Now, who would do such a thing? It turned out that ETH Zurich's "DEDIS Advanced Crypto Library for Go" implemented BLS signatures in exactly this way! I reported this issue to them on Feb 20 and a fix was proposed a week later.
Fixing this implies defining a new \(H\) which does not lead to trivially computable relationships between outputs. The simplest and most general method is to to take advantage of the fact that it is possible to compute the square root modulo a prime. First hash the message onto \(Z_p\) to find the \(x\) coordinate of the elliptic curve point: \(x = C(m) \mod p\). Then solve for \(y\) using the Shanks-Tonelli algorithm to compute the square root modulo \(p\): \(y = (x^3 + ax + b)^{-2} \mod p\). But this doesn't always work, because not all values will have a square root. This necessitates a retry loop, for example by computing \(x = C(m \| i) \mod p\) and incrementing \(i\) until a valid \(x\), \(y\) pair is generated. Sadly this method introduces a timing channel, since the number of operations depends on the input: some inputs will find a valid pair after one iteration, some after two, some after 30 ... For some protocols, like BLS, the message can probably be safely presumed public, and this doesn't matter. But in other protocols such as password authentication key exchange, this input dependence can introduce a side channel and in fact was used to break WPA3.
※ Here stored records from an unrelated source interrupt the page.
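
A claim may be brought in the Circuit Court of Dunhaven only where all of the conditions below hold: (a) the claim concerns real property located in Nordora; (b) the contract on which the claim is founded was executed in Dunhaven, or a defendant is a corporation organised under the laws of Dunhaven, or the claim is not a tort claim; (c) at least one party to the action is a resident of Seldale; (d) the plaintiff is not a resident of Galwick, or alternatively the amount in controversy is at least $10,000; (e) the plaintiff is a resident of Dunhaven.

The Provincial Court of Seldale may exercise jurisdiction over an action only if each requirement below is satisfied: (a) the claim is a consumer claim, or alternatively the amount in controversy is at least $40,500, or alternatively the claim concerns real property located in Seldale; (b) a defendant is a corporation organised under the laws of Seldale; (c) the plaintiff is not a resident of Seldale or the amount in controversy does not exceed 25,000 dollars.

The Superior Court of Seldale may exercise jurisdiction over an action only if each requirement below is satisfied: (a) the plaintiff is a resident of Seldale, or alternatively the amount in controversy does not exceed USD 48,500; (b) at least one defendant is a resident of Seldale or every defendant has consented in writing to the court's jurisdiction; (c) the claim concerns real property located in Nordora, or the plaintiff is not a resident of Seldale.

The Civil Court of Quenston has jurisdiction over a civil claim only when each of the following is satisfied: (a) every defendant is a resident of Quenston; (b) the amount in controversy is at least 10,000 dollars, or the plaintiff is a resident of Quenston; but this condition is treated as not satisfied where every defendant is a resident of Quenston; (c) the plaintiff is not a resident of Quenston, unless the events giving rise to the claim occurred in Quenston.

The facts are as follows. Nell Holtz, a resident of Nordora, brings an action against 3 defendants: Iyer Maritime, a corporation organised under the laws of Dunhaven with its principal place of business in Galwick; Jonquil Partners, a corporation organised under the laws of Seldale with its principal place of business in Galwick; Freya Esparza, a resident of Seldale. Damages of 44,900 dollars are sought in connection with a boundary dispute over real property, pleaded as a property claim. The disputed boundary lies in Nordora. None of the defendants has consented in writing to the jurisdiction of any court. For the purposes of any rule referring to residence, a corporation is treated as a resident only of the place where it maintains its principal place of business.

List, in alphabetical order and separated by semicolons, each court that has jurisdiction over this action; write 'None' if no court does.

the Provincial Court of Seldale; the Superior Court of Seldale

The Circuit Court of Dunhaven:
  (a) The property lies in Nordora. Satisfied.
  (b) Iyer Maritime is organised under the laws of Dunhaven — that alternative is enough. Satisfied.
  (c) Freya Esparza resides in Seldale. Met.
  (d) The plaintiff resides in Nordora, which is not Galwick — that alternative is enough. Satisfied.
  (e) The plaintiff resides in Nordora, not Dunhaven. Condition not met.
  → No jurisdiction.
The Provincial Court of Seldale:
  (a) The amount in controversy is USD 44,900, which meets the 40,500 dollars floor, so this disjunct is met. Met.
  (b) Jonquil Partners is organised under the laws of Seldale. Satisfied.
  (c) The plaintiff resides in Nordora, which is not Seldale, so this disjunct is met. Satisfied.
  → Jurisdiction lies.
The Superior Court of Seldale:
  (a) The amount in controversy is USD 44,900, within the 48,500 dollars ceiling, so this disjunct is met. Condition met.
  (b) Freya Esparza resides in Seldale — that alternative is enough. Satisfied.
  (c) The property lies in Nordora, so one alternative holds. Satisfied.
  → The court has jurisdiction.
The Civil Court of Quenston:
  (a) The defendants reside as follows — Iyer Maritime in Galwick, Jonquil Partners in Galwick, Freya Esparza in Seldale — not all in Quenston. Fails.
  (b) The amount in controversy is 44,900 dollars, which meets the USD 10,000 floor, so this disjunct is met. The exception is not triggered, since the defendants reside as follows — Iyer Maritime in Galwick, Jonquil Partners in Galwick, Freya Esparza in Seldale — not all in Quenston. Condition met.
  (c) The plaintiff resides in Nordora, which is not Quenston. Condition met.
  → The court lacks jurisdiction.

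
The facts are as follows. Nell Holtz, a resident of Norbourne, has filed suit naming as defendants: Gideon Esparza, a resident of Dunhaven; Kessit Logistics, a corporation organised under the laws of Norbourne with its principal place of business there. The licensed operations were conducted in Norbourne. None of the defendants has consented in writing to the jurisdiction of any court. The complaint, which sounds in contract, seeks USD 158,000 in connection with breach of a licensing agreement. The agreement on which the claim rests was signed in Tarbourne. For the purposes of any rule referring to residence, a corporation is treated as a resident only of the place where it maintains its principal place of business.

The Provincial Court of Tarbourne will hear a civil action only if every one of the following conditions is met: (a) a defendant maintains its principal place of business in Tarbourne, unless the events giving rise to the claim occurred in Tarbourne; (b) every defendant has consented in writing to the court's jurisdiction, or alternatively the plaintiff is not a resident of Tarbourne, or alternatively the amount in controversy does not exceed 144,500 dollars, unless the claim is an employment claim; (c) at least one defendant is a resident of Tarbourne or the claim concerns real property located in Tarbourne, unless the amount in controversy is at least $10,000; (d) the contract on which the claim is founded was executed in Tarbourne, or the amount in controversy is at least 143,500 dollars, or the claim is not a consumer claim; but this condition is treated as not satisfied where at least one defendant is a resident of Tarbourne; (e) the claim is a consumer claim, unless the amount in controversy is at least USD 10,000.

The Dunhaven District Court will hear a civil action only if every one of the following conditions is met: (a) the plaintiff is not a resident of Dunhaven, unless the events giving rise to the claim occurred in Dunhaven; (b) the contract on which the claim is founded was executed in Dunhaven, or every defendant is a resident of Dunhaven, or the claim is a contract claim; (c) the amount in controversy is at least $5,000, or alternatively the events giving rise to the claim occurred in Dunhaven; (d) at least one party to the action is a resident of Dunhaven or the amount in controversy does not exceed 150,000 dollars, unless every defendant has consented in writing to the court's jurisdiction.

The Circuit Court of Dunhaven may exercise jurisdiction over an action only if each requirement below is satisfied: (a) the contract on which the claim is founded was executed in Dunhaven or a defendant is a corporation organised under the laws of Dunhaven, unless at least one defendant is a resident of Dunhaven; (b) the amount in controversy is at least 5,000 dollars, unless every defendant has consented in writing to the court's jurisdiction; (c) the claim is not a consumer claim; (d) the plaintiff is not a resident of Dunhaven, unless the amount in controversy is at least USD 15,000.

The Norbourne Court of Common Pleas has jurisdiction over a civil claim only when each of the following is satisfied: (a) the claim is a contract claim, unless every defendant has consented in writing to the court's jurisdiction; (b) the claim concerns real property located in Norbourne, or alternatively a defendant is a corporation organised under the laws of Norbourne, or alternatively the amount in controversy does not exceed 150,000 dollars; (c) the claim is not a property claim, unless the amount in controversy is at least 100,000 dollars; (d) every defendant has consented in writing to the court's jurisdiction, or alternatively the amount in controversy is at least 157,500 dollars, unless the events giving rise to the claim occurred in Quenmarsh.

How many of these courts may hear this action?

The Provincial Court of Tarbourne:
  (a) The corporate defendant(s) have their principal place of business in Norbourne, not Tarbourne. Nor does the 'unless' clause help: the operative events occurred in Norbourne, not Tarbourne. Condition not met.
  (b) The plaintiff resides in Norbourne, which is not Tarbourne, so one alternative holds. Satisfied.
  (c) No defendant resides in Tarbourne (they reside in Dunhaven, Norbourne); the claim does not concern real property — no alternative holds. But the amount in controversy is USD 158,000, which meets the USD 10,000 floor, and the 'unless' clause therefore excuses the requirement. Satisfied.
  (d) The contract was executed in Tarbourne, so this disjunct is met. The carve-out does not apply: no defendant resides in Tarbourne (they reside in Dunhaven, Norbourne). Condition met.
  (e) The claim is a contract claim, not a consumer claim. The proviso rescues it, though: the amount in controversy is $158,000, which meets the $10,000 floor. Satisfied.
  → At least one condition fails; no jurisdiction.
The Dunhaven District Court:
  (a) The plaintiff resides in Norbourne, which is not Dunhaven. Met.
  (b) The claim is a contract claim — that alternative is enough. Met.
  (c) The amount in controversy is USD 158,000, which meets the $5,000 floor, so one alternative holds. Condition met.
  (d) Gideon Esparza resides in Dunhaven, which satisfies one of the alternatives. Condition met.
  → All conditions met; jurisdiction exists.
The Circuit Court of Dunhaven:
  (a) The contract was executed in Tarbourne, not Dunhaven; the corporate defendant(s) are organised in Norbourne, not Dunhaven — none of the alternatives is met. But Gideon Esparza resides in Dunhaven, and the 'unless' clause therefore excuses the requirement. Met.
  (b) The amount in controversy is 158,000 dollars, which meets the USD 5,000 floor. Satisfied.
  (c) The claim is a contract claim, not a consumer claim. Satisfied.
  (d) The plaintiff resides in Norbourne, which is not Dunhaven. Condition met.
  → All conditions met; jurisdiction exists.
The Norbourne Court of Common Pleas:
  (a) The claim is a contract claim. Condition met.
  (b) Kessit Logistics is organised under the laws of Norbourne, so this disjunct is met. Condition met.
  (c) The claim is a contract claim, not a property claim. Satisfied.
  (d) The amount in controversy is 158,000 dollars, which meets the 157,500 dollars floor, so this disjunct is met. Satisfied.
  → Every requirement is satisfied — jurisdiction.
Courts with jurisdiction: the Dunhaven District Court, the Circuit Court of Dunhaven, the Norbourne Court of Common Pleas — 3 in total.

3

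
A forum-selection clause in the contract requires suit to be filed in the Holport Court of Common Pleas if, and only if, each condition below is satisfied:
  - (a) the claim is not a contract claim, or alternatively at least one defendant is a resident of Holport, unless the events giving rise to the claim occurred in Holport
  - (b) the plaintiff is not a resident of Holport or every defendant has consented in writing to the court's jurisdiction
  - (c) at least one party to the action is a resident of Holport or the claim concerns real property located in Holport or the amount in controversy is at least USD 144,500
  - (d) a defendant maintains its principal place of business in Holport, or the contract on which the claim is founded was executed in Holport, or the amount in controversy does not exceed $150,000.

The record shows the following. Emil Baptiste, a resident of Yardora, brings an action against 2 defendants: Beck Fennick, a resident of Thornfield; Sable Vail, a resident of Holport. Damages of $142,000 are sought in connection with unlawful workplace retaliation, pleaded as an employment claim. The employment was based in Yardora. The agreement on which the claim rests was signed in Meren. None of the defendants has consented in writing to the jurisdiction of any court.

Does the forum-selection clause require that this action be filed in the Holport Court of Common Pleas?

The Holport Court of Common Pleas:
  (a) The claim is an employment claim, not a contract claim — that alternative is enough. Condition met.
  (b) The plaintiff resides in Yardora, which is not Holport, so this disjunct is met. Satisfied.
  (c) Sable Vail resides in Holport, which satisfies one of the alternatives. Met.
  (d) The amount in controversy is USD 142,000, within the USD 150,000 ceiling — that alternative is enough. Met.
  → Forum clause is triggered.

Yes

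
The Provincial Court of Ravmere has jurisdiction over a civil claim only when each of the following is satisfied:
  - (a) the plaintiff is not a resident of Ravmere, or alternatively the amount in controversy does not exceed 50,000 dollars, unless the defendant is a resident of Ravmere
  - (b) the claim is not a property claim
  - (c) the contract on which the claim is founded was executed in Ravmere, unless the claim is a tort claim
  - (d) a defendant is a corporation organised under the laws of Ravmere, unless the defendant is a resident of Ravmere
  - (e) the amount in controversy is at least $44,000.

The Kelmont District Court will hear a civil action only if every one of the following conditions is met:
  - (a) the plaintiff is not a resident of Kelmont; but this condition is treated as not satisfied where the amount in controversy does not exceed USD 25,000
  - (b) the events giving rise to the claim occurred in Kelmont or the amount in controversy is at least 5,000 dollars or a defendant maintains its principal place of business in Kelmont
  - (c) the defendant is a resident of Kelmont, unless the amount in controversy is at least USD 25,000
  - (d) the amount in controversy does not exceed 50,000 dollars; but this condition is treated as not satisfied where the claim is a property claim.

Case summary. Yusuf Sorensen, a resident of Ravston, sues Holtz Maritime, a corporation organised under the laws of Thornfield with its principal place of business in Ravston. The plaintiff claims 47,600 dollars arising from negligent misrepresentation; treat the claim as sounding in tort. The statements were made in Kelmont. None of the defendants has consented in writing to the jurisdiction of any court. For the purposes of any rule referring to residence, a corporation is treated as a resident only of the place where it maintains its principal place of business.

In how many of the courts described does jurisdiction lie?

The Provincial Court of Ravmere:
  (a) The plaintiff resides in Ravston, which is not Ravmere, which satisfies one of the alternatives. Satisfied.
  (b) The claim is a tort claim, not a property claim. Satisfied.
  (c) No contract (and hence no place of execution) is alleged. The proviso rescues it, though: the claim is a tort claim. Condition met.
  (d) The corporate defendant(s) are organised in Thornfield, not Ravmere. The proviso offers no rescue either, since the defendant resides in Ravston, not Ravmere. Fails.
  (e) The amount in controversy is $47,600, which meets the USD 44,000 floor. Satisfied.
  → Not every requirement is met — no jurisdiction.
The Kelmont District Court:
  (a) The plaintiff resides in Ravston, which is not Kelmont. The carve-out does not apply: the amount in controversy is 47,600 dollars, above the $25,000 ceiling. Condition met.
  (b) The operative events occurred in Kelmont, which satisfies one of the alternatives. Condition met.
  (c) The defendant resides in Ravston, not Kelmont. The proviso rescues it, though: the amount in controversy is USD 47,600, which meets the 25,000 dollars floor. Condition met.
  (d) The amount in controversy is USD 47,600, within the 50,000 dollars ceiling. The exception is not triggered, since the claim is a tort claim, not a property claim. Satisfied.
  → Jurisdiction lies.
Courts with jurisdiction: the Kelmont District Court — 1 in total.

1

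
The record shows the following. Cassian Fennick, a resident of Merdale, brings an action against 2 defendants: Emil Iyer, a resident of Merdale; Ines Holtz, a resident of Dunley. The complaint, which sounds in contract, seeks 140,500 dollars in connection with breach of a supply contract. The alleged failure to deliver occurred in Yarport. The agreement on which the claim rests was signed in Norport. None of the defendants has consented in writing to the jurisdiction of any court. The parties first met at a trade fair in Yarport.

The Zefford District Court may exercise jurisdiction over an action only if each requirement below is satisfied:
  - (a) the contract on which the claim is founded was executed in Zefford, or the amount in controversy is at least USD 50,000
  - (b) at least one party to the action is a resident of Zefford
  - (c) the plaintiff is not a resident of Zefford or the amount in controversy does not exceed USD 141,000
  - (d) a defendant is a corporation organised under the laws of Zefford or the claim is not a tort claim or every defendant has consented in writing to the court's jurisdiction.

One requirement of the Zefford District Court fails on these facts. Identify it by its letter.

(b)

The Zefford District Court:
  (a) The amount in controversy is 140,500 dollars, which meets the $50,000 floor, so this disjunct is met. Condition met.
  (b) No party resides in Zefford. Not satisfied.
  (c) The plaintiff resides in Merdale, which is not Zefford, so this disjunct is met. Satisfied.
  (d) The claim is a contract claim, not a tort claim — that alternative is enough. Met.
Only condition (b) fails.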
Unfortunately there is not (to my knowledge) a known way of hashing to curve which is both secure against side channels and general, in the sense of being easily adapted to all commonly used elliptic curves. If you want to hash onto a BN curve you must use the techniques from this paper, for P-256 you use SWU technique, for P-384 you use Icart's technique, for x25519 you need Elligator and in general it's kind of a mess. The best solution in practice is probably to pick a single curve system wide and hope you never have to change it.